Given that the Mutuals Taskforce has clearly recommended that the UK Government use the (direct) award of contracts as a tool to support, foster and consolidate the creation of public sector mutuals (Recomm 9), there is a risk that the carve-out (negotiated?) in the new EU public procurement rules leaves the award of such 'start-up contracts' fundamentally unchecked, since there will basically be no EU rules applicable in this case, regardless of the value of the contracts [which is also valid in relation to the EU rules on the control of State aid, which exclude health care and other social services from their scope of application; see art 2 of Decision 2012/21/EU].

Therefore, there is a clear risk that the public sector reform strategy ends up creating (3-year long, local) monopolies for the provision of those services in the hands of the newly spun-off public sector mutuals, which may extend their dominance beyond that point in time as incumbency advantages pile up.

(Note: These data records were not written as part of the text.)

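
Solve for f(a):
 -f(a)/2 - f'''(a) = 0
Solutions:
 f(a) = C3*exp(-2^(2/3)*a/2) + (C1*sin(2^(2/3)*sqrt(3)*a/4) + C2*cos(2^(2/3)*sqrt(3)*a/4))*exp(2^(2/3)*a/4)


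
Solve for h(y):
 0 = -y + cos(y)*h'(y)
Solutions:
 h(y) = C1 + Integral(y/cos(y), y)


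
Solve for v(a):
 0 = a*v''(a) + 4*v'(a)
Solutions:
 v(a) = C1 + C2/a^3


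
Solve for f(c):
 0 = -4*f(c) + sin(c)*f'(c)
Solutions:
 f(c) = C1*(cos(c)^2 - 2*cos(c) + 1)/(cos(c)^2 + 2*cos(c) + 1)


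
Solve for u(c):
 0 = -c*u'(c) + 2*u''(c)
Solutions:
 u(c) = C1 + C2*erfi(c/2)


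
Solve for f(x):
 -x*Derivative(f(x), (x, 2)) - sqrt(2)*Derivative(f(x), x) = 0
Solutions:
 f(x) = C1 + C2*x^(1 - sqrt(2))


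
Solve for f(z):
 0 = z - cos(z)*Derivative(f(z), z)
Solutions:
 f(z) = C1 + Integral(z/cos(z), z)


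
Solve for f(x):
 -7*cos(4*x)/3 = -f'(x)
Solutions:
 f(x) = C1 + 7*sin(4*x)/12


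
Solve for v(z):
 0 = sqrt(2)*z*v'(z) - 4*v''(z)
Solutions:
 v(z) = C1 + C2*erfi(2^(3/4)*z/4)


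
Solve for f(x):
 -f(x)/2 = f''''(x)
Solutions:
 f(x) = (C1*sin(2^(1/4)*x/2) + C2*cos(2^(1/4)*x/2))*exp(-2^(1/4)*x/2) + (C3*sin(2^(1/4)*x/2) + C4*cos(2^(1/4)*x/2))*exp(2^(1/4)*x/2)


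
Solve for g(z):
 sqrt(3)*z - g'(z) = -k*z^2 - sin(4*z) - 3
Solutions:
 g(z) = C1 + k*z^3/3 + sqrt(3)*z^2/2 + 3*z - cos(4*z)/4


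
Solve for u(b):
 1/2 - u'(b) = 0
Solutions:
 u(b) = C1 + b/2


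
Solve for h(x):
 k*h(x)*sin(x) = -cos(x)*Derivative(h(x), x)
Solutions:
 h(x) = C1*exp(k*log(cos(x)))


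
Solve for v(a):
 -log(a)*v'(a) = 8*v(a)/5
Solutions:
 v(a) = C1*exp(-8*li(a)/5)


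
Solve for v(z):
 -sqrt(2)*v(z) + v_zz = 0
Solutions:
 v(z) = C1*exp(-2^(1/4)*z) + C2*exp(2^(1/4)*z)


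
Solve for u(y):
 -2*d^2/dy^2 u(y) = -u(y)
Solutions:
 u(y) = C1*exp(-sqrt(2)*y/2) + C2*exp(sqrt(2)*y/2)


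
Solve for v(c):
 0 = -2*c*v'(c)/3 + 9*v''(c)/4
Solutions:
 v(c) = C1 + C2*erfi(2*sqrt(3)*c/9)


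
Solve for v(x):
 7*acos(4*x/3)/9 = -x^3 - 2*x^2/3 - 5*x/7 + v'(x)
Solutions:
 v(x) = C1 + x^4/4 + 2*x^3/9 + 5*x^2/14 + 7*x*acos(4*x/3)/9 - 7*sqrt(9 - 16*x^2)/36


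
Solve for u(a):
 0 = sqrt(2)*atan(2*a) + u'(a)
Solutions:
 u(a) = C1 - sqrt(2)*(a*atan(2*a) - log(4*a^2 + 1)/4)


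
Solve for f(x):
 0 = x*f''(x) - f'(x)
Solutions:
 f(x) = C1 + C2*x^2


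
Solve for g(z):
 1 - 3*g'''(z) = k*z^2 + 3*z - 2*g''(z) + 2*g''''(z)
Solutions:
 g(z) = C1 + C2*z + C3*exp(-2*z) + C4*exp(z/2) + k*z^4/24 + z^3*(k + 1)/4 + z^2*(13*k + 7)/8


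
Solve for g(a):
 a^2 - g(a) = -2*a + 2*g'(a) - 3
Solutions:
 g(a) = C1*exp(-a/2) + a^2 - 2*a + 7


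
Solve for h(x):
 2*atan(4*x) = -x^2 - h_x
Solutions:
 h(x) = C1 - x^3/3 - 2*x*atan(4*x) + log(16*x^2 + 1)/4


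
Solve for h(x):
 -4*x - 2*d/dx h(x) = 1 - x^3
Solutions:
 h(x) = C1 + x^4/8 - x^2 - x/2


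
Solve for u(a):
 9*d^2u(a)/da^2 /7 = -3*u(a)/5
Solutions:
 u(a) = C1*sin(sqrt(105)*a/15) + C2*cos(sqrt(105)*a/15)


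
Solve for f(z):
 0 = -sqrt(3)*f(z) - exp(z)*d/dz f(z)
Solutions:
 f(z) = C1*exp(sqrt(3)*exp(-z))


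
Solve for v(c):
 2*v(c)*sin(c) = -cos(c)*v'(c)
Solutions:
 v(c) = C1*cos(c)^2


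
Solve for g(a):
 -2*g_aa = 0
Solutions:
 g(a) = C1 + C2*a


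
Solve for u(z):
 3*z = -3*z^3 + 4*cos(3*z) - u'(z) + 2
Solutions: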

That would result in distortions of competition similar to those just identified by the Competition Commission in the market enquiry on private health care services and, in my view, is an undesirable prospect. 

In that regard, then, the OFT (and, soon enough, the CMA) seems to have a mounting amount of pressure to uphold its commitment in the 2013-14 Annual Plan to "focus on IT and local government issues in particular and work with government partners on a range of issues relating to the public sector reform agenda to ensure that government interventions maintain competitive markets. In addition to advocacy and influencing, [the OFT] will consider using the full range of tools at our disposal to tackle any breaches of competition law identified in public service markets" (emphasis added).

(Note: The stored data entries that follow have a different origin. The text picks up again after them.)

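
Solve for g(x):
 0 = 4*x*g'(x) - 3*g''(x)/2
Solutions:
 g(x) = C1 + C2*erfi(2*sqrt(3)*x/3)


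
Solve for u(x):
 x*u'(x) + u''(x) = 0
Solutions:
 u(x) = C1 + C2*erf(sqrt(2)*x/2)


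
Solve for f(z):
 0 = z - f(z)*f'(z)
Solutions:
 f(z) = -sqrt(C1 + z^2)
 f(z) = sqrt(C1 + z^2)


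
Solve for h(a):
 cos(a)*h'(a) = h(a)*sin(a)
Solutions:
 h(a) = C1/cos(a)


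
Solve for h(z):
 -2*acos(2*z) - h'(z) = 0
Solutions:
 h(z) = C1 - 2*z*acos(2*z) + sqrt(1 - 4*z^2)


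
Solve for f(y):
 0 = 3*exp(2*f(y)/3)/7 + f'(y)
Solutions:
 f(y) = 3*log(-sqrt(-1/(C1 - 3*y))) - 3*log(2) + 3*log(42)/2
 f(y) = 3*log(-1/(C1 - 3*y))/2 - 3*log(2) + 3*log(42)/2


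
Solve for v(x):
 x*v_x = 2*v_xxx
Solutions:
 v(x) = C1 + Integral(C2*airyai(2^(2/3)*x/2) + C3*airybi(2^(2/3)*x/2), x)


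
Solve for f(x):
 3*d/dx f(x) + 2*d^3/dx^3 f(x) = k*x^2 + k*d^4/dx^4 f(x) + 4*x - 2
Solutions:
 f(x) = C1 + C2*exp(x*(-(sqrt(((81 + 16/k^2)^2 - 256/k^4)/k^2)/2 - 81/(2*k) - 8/k^3)^(1/3) + 2/k - 4/(k^2*(sqrt(((81 + 16/k^2)^2 - 256/k^4)/k^2)/2 - 81/(2*k) - 8/k^3)^(1/3)))/3) + C3*exp(x*((sqrt(((81 + 16/k^2)^2 - 256/k^4)/k^2)/2 - 81/(2*k) - 8/k^3)^(1/3) - sqrt(3)*I*(sqrt(((81 + 16/k^2)^2 - 256/k^4)/k^2)/2 - 81/(2*k) - 8/k^3)^(1/3) + 4/k - 16/(k^2*(-1 + sqrt(3)*I)*(sqrt(((81 + 16/k^2)^2 - 256/k^4)/k^2)/2 - 81/(2*k) - 8/k^3)^(1/3)))/6) + C4*exp(x*((sqrt(((81 + 16/k^2)^2 - 256/k^4)/k^2)/2 - 81/(2*k) - 8/k^3)^(1/3) + sqrt(3)*I*(sqrt(((81 + 16/k^2)^2 - 256/k^4)/k^2)/2 - 81/(2*k) - 8/k^3)^(1/3) + 4/k + 16/(k^2*(1 + sqrt(3)*I)*(sqrt(((81 + 16/k^2)^2 - 256/k^4)/k^2)/2 - 81/(2*k) - 8/k^3)^(1/3)))/6) + k*x^3/9 - 4*k*x/9 + 2*x^2/3 - 2*x/3


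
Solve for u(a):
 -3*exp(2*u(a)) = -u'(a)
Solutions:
 u(a) = log(-sqrt(-1/(C1 + 3*a))) - log(2)/2
 u(a) = log(-1/(C1 + 3*a))/2 - log(2)/2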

Otherwise, the structural changes that non-competitive mutualisation under the umbrella of Article 76a of the new EU public procurement rules can create may be difficult (if not impossible) to revert in the future. At any rate, however, the difficulty derived from the blurred application of competition rules in the health care sector after the National Health Service (Procurement, Patient Choice and Competition) (No. 2) Regulations 2013 were approved may require some creative enforcement efforts on the part of the OFT (and the European Commission).



[1] See the consolidated version available at http://eur-lex.europa.eu/LexUriServ/LexUriServ.do?uri=CONSLEG:2002R2195:20090807:EN:PDF, last accessed 2 September 2013.
[2] The specific references are 75121000-0 (Administrative educational services), 75122000-7 (Administrative healthcare services), 75123000-4 (Administrative housing services), 79622000-0 (Supply services of domestic help personnel), 79624000-4 (Supply services of nursing personnel), 79625000-1 (Supply services of medical personnel), 80110000-8 (Pre-school education services), 80300000-7 (Higher education services), 80420000-4 (E-learning services), 80430000-7 (Adult-education services at university level), 80511000-9 (Staff training services), 80520000-5 (Training facilities), 80590000-6 (Tutorial services), from 85000000-9 to 85323000-9 (fundamentally, all types of medical services), 92500000-6 (Library, archives, museums and other cultural services), 92600000-7 (Sporting services), 98133000-4 (Services furnished by social membership organisations), and 98133110-8 (Services provided by youth associations).